Это была большая комната, и в слабом луче нашего фонарика она казалась еще больше. Тонкая полоска света выхватывала из темноты закутанные в чехлы кресла, похожие на присевшие привидения; край зеркала; сверкающую подвеску канделябра, звенящую от ветра, дующего из открытой двери. От этого темнота лишь сгущалась, и комната словно все дальше и дальше отступала во мрак. В салоне веяло грустным запахом пыли, как бывает в нежилых комнатах.

Несколько мгновений мы постояли в дверях.

— Пойдем в комнату твоего дяди Ипполита, — прошептала я. — Она, наверно, приготовлена для него, и там топится печка или камин. А у него есть телефон?

Филипп кивнул и быстро провел меня через салон. Если он и был испуган, то не показывал виду. Он двигался как-то автоматически, словно во сне. Толкнув массивную дверь, выходящую в холл, он проскользнул в нее, не оглядываясь на темные углы. Я шла за ним.

Холл был темным квадратным помещением с высоким потолком.
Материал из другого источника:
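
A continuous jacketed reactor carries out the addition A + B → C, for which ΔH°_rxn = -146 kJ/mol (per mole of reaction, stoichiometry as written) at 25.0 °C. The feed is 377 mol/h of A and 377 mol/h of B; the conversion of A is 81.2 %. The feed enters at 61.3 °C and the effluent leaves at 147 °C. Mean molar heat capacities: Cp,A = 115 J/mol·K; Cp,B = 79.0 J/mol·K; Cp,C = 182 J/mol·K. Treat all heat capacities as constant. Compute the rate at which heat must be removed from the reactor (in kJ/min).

Extent of reaction ξ = 0.812 × 377 = 306.12 mol/h
Reaction term: ξ·ΔH°_rxn = 306.12 × -146 = -44694 kJ/h
Sensible, feed 61.3→25 °C: -2654.9 kJ/h
Outlet flows (mol/h): A 70.876, B 70.876, C 306.12
Sensible, products 25→147 °C: 8474.7 kJ/h
Q = ΔH = -38874 kJ/h = -10.798 kW
Heat removed = 647.91 kJ/min

Q_out = 648 kJ/min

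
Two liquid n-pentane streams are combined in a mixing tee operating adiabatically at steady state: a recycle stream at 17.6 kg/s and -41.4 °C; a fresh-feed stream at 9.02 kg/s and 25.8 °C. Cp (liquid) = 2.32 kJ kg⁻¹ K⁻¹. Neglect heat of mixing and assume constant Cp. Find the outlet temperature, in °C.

T_out = -18.6 °C

Adiabatic, steady state ⇒ Σ ṁᵢCp,ᵢ(T_out − Tᵢ) = 0
Σ ṁᵢCp,ᵢTᵢ = 17.6×2.32×-41.4 + 9.02×2.32×25.8 = -1150.5
Σ ṁᵢCp,ᵢ = 17.6×2.32 + 9.02×2.32 = 61.758
T_out = -1150.5 / 61.758 = -18.63 °C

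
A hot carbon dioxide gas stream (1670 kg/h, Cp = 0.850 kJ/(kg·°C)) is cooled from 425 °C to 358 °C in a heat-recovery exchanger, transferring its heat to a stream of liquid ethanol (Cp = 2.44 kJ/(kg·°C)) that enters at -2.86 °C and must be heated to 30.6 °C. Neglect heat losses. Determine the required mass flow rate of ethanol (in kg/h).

Heat released by hot stream: Q = 1670 × 0.850 × (425 − 358) = 95106 kJ/h
Energy balance on cold side (adiabatic exchanger): Q = ṁ_c·Cp_c·(T_c,out − T_c,in)
ṁ_c = 95106 / [2.44 × (30.6 − -2.86)] = 1164.9 kg/h

ṁ_c = 1160 kg/h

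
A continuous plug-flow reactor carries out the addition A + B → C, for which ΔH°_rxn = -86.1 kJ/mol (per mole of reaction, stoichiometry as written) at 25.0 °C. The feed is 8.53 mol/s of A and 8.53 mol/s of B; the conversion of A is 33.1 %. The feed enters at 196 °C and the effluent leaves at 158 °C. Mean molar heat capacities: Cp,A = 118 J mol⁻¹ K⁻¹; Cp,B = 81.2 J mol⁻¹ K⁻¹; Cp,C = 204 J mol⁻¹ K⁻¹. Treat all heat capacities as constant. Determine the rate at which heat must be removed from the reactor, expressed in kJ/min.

Extent of reaction ξ = 0.331 × 8.53 = 2.8234 mol/s
Reaction term: ξ·ΔH°_rxn = 2.8234 × -86.1 = -243.1 kJ/s
Sensible, feed 196→25 °C: -290.56 kJ/s
Outlet flows (mol/s): A 5.7066, B 5.7066, C 2.8234
Sensible, products 25→158 °C: 227.79 kJ/s
Q = ΔH = -305.86 kJ/s = -305.86 kW
Heat removed = 18352 kJ/min

Q_out = 18400 kJ/min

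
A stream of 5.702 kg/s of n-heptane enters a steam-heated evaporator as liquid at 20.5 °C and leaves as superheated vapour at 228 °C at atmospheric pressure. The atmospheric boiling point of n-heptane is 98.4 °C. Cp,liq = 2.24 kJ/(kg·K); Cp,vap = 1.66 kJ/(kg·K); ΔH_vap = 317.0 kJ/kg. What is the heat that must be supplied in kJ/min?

liquid 20.5→98.4 °C: 174.5 kJ/kg
vaporisation at 98.4 °C: 317 kJ/kg
vapour 98.4→228 °C: 215.14 kJ/kg
Δh = 174.5 + 317 + 215.14 = 706.63 kJ/kg
Q = ṁ·Δh = 5.702 kg/s × 706.63 kJ/kg = 4029.2 kJ/s
|Q| = 4029.2 kW = 241750 kJ/min

Q = 242000 kJ/min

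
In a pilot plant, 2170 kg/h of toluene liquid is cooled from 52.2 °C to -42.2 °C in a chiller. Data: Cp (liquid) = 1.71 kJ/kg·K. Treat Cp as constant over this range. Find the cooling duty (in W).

Q = ṁ·Cp·ΔT = 2170 × 1.71 × (-42.2 − 52.2) = -350290 kJ/h
Converting: 350290 / 3600 s = 97.303 kW
Cooling duty = 97303 W

Q_c = 97300 W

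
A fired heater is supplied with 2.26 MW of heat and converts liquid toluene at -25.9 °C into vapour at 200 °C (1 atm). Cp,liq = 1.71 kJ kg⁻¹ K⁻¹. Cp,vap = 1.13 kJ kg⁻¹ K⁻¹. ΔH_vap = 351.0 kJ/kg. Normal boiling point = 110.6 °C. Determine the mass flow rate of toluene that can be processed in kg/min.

Δh = 1.71×(110.6−-25.9) + 351.0 + 1.13×(200−110.6) = 685.44 kJ/kg
Q = 2.26 MW = 2260 kJ/s = 135600 kJ/min
ṁ = Q/Δh = 135600 / 685.44 = 197.83 kg/min

ṁ = 198 kg/min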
Я разглядела только красиво изгибающуюся лестницу. Половицы глухо откликались на наши быстрые шаги. Больше ни звука. Мы пробежали по лестнице наверх. Филипп повернул налево, прошел широкую галерею и остановился перед одной из дверей.

— Это кабинет дяди Ипполита, — шепнул он, положив ладонь на дверную ручку.

В комнате действительно было тепло. Как иголки, притянутые магнитом, мы пробежали по ковру к большой голландской печке и прильнули к ней, тесно прижавшись спиной к изразцам. Я спросила, проведя лучом фонарика вдоль комнаты:

— Куда ведет эта дверь?

— Там еще один салон, большой. В нем теперь никто не бывает.

Пройдя через комнату, я открыла дверь. Фонарик снова осветил темные призраки в чехлах. Как и нижний салон, эта комната не сняла с себя зимний наряд. Пахло затхлостью, и шелковые обои на стенах, которых я касалась рукой, были пыльными и хрупкими, словно крылья мертвой бабочки. Сверху из темноты доносилось знакомое звяканье хрустальных люстр.

вернуться

24

По-видимому (фр.).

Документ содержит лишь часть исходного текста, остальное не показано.